Season with herbs and spices: Each country in the Mediterranean has its own distinctive flavors. Italian dishes are rich in basil and oregano. In France herbes de Provence (a blend of herbs including thyme, rosemary, savory, fennel and lavender) is widely used. If you travel to Turkey, you’ll find a generous use of cumin, paprika, mint and allspice. Herbs and spices lend lots of flavor without added salt or fat.
Swap your fats: Make olive oil your No. 1 fat. Not only can you cook with it, olive oil is great in salad dressings and drizzled over veggies. Dip bread in olive oil or finish your pasta dish with it.
Green up your grains: It is difficult to identify the sparse amount of vegetables mixed into many American pasta salads, but Mediterranean salads are different. Consider the bold green color of tabbouleh, a traditional Med salad that has 4 cups of parsley to 1 cup of bulgur wheat. Add the bold colors to your grain dishes to stretch your portions and add nutrition to your plate.
Slow down and eat together as a family at any time of the day.

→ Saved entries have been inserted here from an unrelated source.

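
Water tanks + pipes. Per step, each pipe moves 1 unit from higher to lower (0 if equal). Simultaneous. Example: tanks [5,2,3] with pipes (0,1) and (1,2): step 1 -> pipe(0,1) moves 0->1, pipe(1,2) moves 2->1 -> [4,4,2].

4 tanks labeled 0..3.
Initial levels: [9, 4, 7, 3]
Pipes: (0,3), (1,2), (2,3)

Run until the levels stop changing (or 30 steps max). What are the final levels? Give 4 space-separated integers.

Answer: 5 6 5 7

Derivation:
Step 1: flows [0->3,2->1,2->3] -> levels [8 5 5 5]
Step 2: flows [0->3,1=2,2=3] -> levels [7 5 5 6]
Step 3: flows [0->3,1=2,3->2] -> levels [6 5 6 6]
Step 4: flows [0=3,2->1,2=3] -> levels [6 6 5 6]
Step 5: flows [0=3,1->2,3->2] -> levels [6 5 7 5]
Step 6: flows [0->3,2->1,2->3] -> levels [5 6 5 7]
Step 7: flows [3->0,1->2,3->2] -> levels [6 5 7 5]
  -> period-2 cycle: step 7 state = step 5 state; never stabilizes
  -> state at step 30: (30-5) mod 2 = 1, same as step 6 -> [5 6 5 7]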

Pasta and walnut fruit salad
All you need
•8 ounces medium shells or rotini, uncooked
•1 cup non-fat plain yogurt
•1 tablespoon honey
•¼ cup frozen orange juice concentrate, thawed
•1 (11 ounce) can (juice-packed) mandarin oranges, drained
•1 cup seedless red grapes, cut into halves
•1 cup seedless green grapes, cut into halves
•1 apple, cored and chopped
•½ cup sliced celery
•½ cup walnut halves
All you do
1. Prepare pasta according to package directions; drain.
2. In a small bowl, blend yogurt, honey and orange juice concentrate.
3. In a large bowl, combine pasta and remaining ingredients. Add yogurt mixture; toss to coat. Cover and chill thoroughly.